Canada works to embrace the beliefs of all newcomers regardless of their backgrounds, and part of that is being aware of all major religious celebrations and observances.
The country prides itself on multiculturalism and embracing the religions of all newcomers. The Canadian Multiculturalism Act ensures that all people in Canada, regardless of their immigration status, has the right to freedom of belief without persecution.
Islam is the second most commonly reported religion in Canada according the 2021 census from Statistics Canada. The census says between 2001 and 2021, the population of Muslims in Canada has grown from 2% of the overall population to 4.9%. This accounts for nearly 1.8 million people.
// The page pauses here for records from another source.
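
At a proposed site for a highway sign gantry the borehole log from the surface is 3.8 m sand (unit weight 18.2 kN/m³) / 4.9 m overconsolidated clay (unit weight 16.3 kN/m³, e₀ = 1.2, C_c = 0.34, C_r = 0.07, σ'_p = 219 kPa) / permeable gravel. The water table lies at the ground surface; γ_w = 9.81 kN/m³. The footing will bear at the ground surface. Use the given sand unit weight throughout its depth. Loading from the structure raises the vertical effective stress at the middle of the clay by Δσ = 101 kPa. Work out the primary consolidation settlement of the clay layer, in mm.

Mid-depth of clay below the ground surface: z = 3.8 + 4.9/2 = 6.25 m.
Total vertical stress at mid-clay: σ_v = 18.2×3.8 + 16.3×2.45 = 109.09 kPa.
Pore pressure: u = 9.81×(6.25 − 0) = 61.312 kPa.
Initial effective stress: σ'_0 = σ_v − u = 109.09 − 61.312 = 47.778 kPa.
Final effective stress: σ'_f = 47.778 + 101 = 148.78 kPa.
σ'_f = 148.78 ≤ σ'_p = 219 kPa, so the clay remains overconsolidated and only the recompression index applies:
S_c = C_r·H/(1+e₀)·log₁₀(σ'_f/σ'_0) = 0.07×4.9/2.2×log₁₀(148.78/47.778)
    = 0.15591 × 0.49332 = 0.07691 m

S_c ≈ 76.9 mm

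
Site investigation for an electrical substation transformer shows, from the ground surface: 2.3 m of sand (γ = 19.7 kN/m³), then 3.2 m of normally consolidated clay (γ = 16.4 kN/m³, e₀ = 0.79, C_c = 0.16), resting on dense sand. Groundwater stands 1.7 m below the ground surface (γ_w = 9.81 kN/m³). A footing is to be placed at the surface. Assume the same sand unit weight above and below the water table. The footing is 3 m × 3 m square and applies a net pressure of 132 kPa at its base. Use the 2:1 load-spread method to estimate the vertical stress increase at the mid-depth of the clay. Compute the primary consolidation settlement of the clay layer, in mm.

S_c ≈ 50.3 mm

Mid-depth of clay below the ground surface: z = 2.3 + 3.2/2 = 3.9 m.
Total vertical stress at mid-clay: σ_v = 19.7×2.3 + 16.4×1.6 = 71.55 kPa.
Pore pressure: u = 9.81×(3.9 − 1.7) = 21.582 kPa.
Initial effective stress: σ'_0 = σ_v − u = 71.55 − 21.582 = 49.968 kPa.
Stress increase at mid-clay by the 2:1 spreading method:
Δσ = qBL/((B+z)(L+z)) = 132×3×3/((3+3.9)(3+3.9)) = 24.953 kPa
Final effective stress: σ'_f = σ'_0 + Δσ = 49.968 + 24.953 = 74.921 kPa.
Normally consolidated clay, so the full stress increment lies on the virgin compression line:
S_c = C_c·H/(1+e₀)·log₁₀(σ'_f/σ'_0) = 0.16×3.2/(1+0.79)×log₁₀(74.921/49.968)
    = 0.28603 × 0.17591 = 0.05032 m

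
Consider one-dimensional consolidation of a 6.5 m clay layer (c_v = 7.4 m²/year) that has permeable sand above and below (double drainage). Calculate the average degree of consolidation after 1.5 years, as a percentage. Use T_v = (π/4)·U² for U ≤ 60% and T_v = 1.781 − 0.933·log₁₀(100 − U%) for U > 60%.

U ≈ 93.9 %

Drainage path length: H_d = H/2 = 3.25 m (double drainage).
T_v = c_v·t/H_d² = 7.4×1.5/3.25² = 1.0509.
T_v = 1.0509 corresponds to the U > 60% branch:
U = 1 − 10^((1.781 − T_v)/0.933)/100 = 0.9394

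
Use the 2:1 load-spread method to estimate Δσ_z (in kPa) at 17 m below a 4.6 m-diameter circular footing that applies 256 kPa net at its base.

Δσ_z ≈ 11.6 kPa

By the 2:1 method the load spreads at 1 horizontal : 2 vertical, so at depth z the loaded area has grown by z in each plan dimension:
Δσ ≈ qD²/(D+z)² = 256×4.6²/(4.6+17)² = 11.61 kPa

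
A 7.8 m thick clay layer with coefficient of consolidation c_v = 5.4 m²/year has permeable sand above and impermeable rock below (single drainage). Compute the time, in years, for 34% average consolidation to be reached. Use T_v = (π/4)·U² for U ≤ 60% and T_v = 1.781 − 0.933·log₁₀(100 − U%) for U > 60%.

Drainage path length: H_d = H = 7.8 m (single drainage).
U ≤ 60%: T_v = (π/4)·U² = (π/4)×0.34² = 0.090792.
t = T_v·H_d²/c_v = 0.090792×7.8²/5.4 = 1.023 years.

t ≈ 1.02 years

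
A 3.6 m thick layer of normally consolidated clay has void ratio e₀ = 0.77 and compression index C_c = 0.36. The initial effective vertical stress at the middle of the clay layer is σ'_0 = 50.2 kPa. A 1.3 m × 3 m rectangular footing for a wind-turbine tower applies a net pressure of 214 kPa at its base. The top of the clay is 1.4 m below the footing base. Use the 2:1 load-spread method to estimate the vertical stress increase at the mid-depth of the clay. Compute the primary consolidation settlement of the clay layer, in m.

S_c ≈ 0.149 m

Mid-depth of clay below the footing base: z = 1.4 + 3.6/2 = 3.2 m.
Stress increase at mid-clay by the 2:1 spreading method:
Δσ = qBL/((B+z)(L+z)) = 214×1.3×3/((1.3+3.2)(3+3.2)) = 29.914 kPa
Final effective stress: σ'_f = σ'_0 + Δσ = 50.2 + 29.914 = 80.114 kPa.
Normally consolidated clay, so the full stress increment lies on the virgin compression line:
S_c = C_c·H/(1+e₀)·log₁₀(σ'_f/σ'_0) = 0.36×3.6/(1+0.77)×log₁₀(80.114/50.2)
    = 0.7322 × 0.203 = 0.1486 m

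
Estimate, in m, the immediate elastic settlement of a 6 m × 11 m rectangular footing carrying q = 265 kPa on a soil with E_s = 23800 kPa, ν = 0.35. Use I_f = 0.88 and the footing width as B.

Immediate (elastic) settlement: S_e = q·B·(1−ν²)/E_s · I_f.
S_e = 265 × 6 × (1 − 0.35²) / 23800 × 0.88
    = 265 × 6 × 0.8775 / 23800 × 0.88
    = 0.05159 m

S_e ≈ 0.0516 m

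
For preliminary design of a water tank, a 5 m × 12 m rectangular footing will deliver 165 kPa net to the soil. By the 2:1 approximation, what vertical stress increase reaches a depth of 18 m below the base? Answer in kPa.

Δσ_z ≈ 14.3 kPa

By the 2:1 method the load spreads at 1 horizontal : 2 vertical, so at depth z the loaded area has grown by z in each plan dimension:
Δσ = qBL/((B+z)(L+z)) = 165×5×12/((5+18)(12+18)) = 14.348 kPa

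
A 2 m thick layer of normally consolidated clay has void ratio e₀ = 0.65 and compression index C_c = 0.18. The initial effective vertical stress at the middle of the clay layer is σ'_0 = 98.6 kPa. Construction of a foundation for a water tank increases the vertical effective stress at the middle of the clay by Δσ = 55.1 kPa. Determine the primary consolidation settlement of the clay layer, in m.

S_c ≈ 0.0421 m

Final effective stress: σ'_f = σ'_0 + Δσ = 98.6 + 55.1 = 153.7 kPa.
Normally consolidated clay, so the full stress increment lies on the virgin compression line:
S_c = C_c·H/(1+e₀)·log₁₀(σ'_f/σ'_0) = 0.18×2/(1+0.65)×log₁₀(153.7/98.6)
    = 0.21818 × 0.1928 = 0.04207 m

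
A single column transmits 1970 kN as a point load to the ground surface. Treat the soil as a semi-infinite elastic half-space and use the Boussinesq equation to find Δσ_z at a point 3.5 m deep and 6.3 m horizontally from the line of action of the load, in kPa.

Boussinesq vertical stress below a point load on an elastic half-space:
Δσ_z = 3P/(2πz²) · [1 + (r/z)²]^(−5/2)
r/z = 6.3/3.5 = 1.8; [1+(r/z)²]^(−5/2) = 0.027014.
Δσ_z = 3×1970/(2π×3.5²) × 0.027014 = 76.784 × 0.027014 = 2.074 kPa

Δσ_z ≈ 2.07 kPa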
The census attributes the growth in Canada’s Muslim population to immigration. Nearly one-quarter of Canada’s population is an immigrant and data shows that between 2011 and 2021, 18.9% of immigrants reported being Muslim. Most live in Ontario, which reported an Islamic population of 6.7%.
Marking the celebration
Ramadan is a religious holiday for Muslims and is celebrated on the ninth month of the lunar calendar. For 2023, it falls between March 22 or 23 (depending on your location) and April 22. It is a month of fasting, prayer, reflection, and charity that ends with Eid, one of the most important holidays in the Islamic year.
In Canada, senior political and business leaders commemorate Ramadan by issuing statements and attending or hosting iftars to break the fast. The Prime Minster issues a special statement to mark Ramadan and acknowledge the contributions of Islamic Canadians.
Northern Canadians have a longer fast this year
Ramadan lasts 29 or 30 days depending on the year and always moves by 12 days. Over a few years, it can move from the long nights of winter into spring or summer when the days then become much longer.
This means that when Ramadan falls in the spring or summer, those who live in Canada’s more northern communities have longer to wait until the sun goes down and only a short interval before it comes up again. In Toronto, Canada’s largest city, Muslims who are observing Ramadan this year can expect to fast for just over 13 hours a day throughout April. Those in Whitehorse will be waiting 15 hours between meals by the end of the month.
Other ways to celebrate
Another aspect of Ramadan is giving money to those who are less fortunate, known as Zakat. Zakat is purely monetary, and it is expected that those who make above a certain level of income will give some of their money to charity. During Ramadan, charitable organizations across Canada will host iftars and other large events to raise money for the less fortunate Muslims, both in Canada and abroad.
There are over 20 mosques in each of Toronto, Vancouver, Montreal, Edmonton, and Calgary. Observant Muslims pray five times a day throughout the entire year but during Ramadan, it is encouraged to spend more time in prayer. Some Muslims take time to recite Tarawih, which means reading portions of the Qur'an each day throughout the month. This can be done at home or the mosque.
Ramadan ends with Eid ul-Fitr. Typically, the day starts by putting on brand-new clothes and going to the mosque for prayers. The rest of Eid is devoted to good food and visiting friends and family. Households will have sweets like mithai, dates or baklava, depending on their traditions, to entertain guests throughout the day.